Why? Because in the Law and the Prophets you could see Jesus. Living in that age, you could look at Jesus and see the fulfillment of the Law and the Prophets, the answer to the desires of the world. But in order for those who would ‘come after’ to see it, they would have to hear it from someone who had seen. The apostles were called to become living epistles, the writers of the truth.
This theme is present most obviously in the writings of the apostle John (John 20:29, 1 John 1:1-4), but you can also look at what Jesus had to say in the Gospel of Matthew:
He asked his disciples, “Who do people say that the Son of Man is?” And they said, “Some say John the Baptist, others say Elijah, and others Jeremiah or one of the prophets.”
He said to them, “But who do you say that I am?” Simon Peter replied, “You are the Christ, the Son of the living God.”
And Jesus answered him, “Blessed are you, Simon Bar-Jonah! For flesh and blood has not revealed this to you, but my Father who is in heaven. And I tell you, you are Peter, and on this rock I will build my church, and the gates of hell shall not prevail against it. I will give you the keys of the kingdom of heaven, and whatever you bind on earth shall be bound in heaven, and whatever you loose on earth shall be loosed in heaven.”
Then he strictly charged the disciples to tell no one that he was the Christ. (Matthew 16:13-20, ESV)
Jesus asks his disciples: who do people say I am? What’s the word on the street? He uses a very definite phrase from the Old Testament – Son of Man – and asks what people are saying. The disciples know that people are saying he is a part of the Old Testament.

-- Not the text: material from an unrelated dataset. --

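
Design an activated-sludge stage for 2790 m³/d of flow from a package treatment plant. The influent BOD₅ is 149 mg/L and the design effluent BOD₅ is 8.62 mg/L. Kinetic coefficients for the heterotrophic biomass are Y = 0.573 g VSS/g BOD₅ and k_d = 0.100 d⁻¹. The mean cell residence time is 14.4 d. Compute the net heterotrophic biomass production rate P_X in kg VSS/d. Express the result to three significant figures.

Correct the yield for decay: Y_obs = Y/(1 + k_d θ_c) = 0.573 / (1 + 0.100 × 14.4) = 0.573 / 2.440 = 0.2348.
Q·(S₀ − S) = 2790 × (149 − 8.62) × 10⁻³ = 391.7 kg/d removed.
So the net sludge growth is P_X = 0.2348 × 391.7 = 91.98 kg VSS/d.

P_X ≈ 92.0 kg VSS/d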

But then he asks them who they, his disciples, think he is. Their answer is that he is the Messiah. Jesus tells them that they have it right, that he’s not just a part – he is the fulfillment of the Law and the Prophets. They see who Jesus is, and so they are given the keys of the kingdom of heaven.
Here is what Jesus is saying. Because the disciples realized that he was the fulfillment, he would use them to give the record of the fulfillment – the Gospels – and the way to live because of what he accomplished – the Letters.
Before the resurrection, he gives them the keys because they understand, at least partially. He gives them the potential and once everything has been fulfilled they can then proclaim to all creation the Good News. The Law and the Prophets – fulfilled in the Gospel and the Letters.
The apostles should have chosen or even been Jesus’ successors, and later generations even tried to make it sound like that, but they weren’t. Instead, they tell this story of the one who came, died and was raised again. They were the witnesses, and their record is the New Testament. Here is what we saw, and here is what we must do because of it.
And the early church recognized that. Sifting through all the things written in Jesus’ name, they recognized that these writings dovetailed with what they already knew to be the Scriptures and showed Jesus fulfilling it.
This is why we embrace both the Hebrew Scriptures and the New Testament as the Word of God.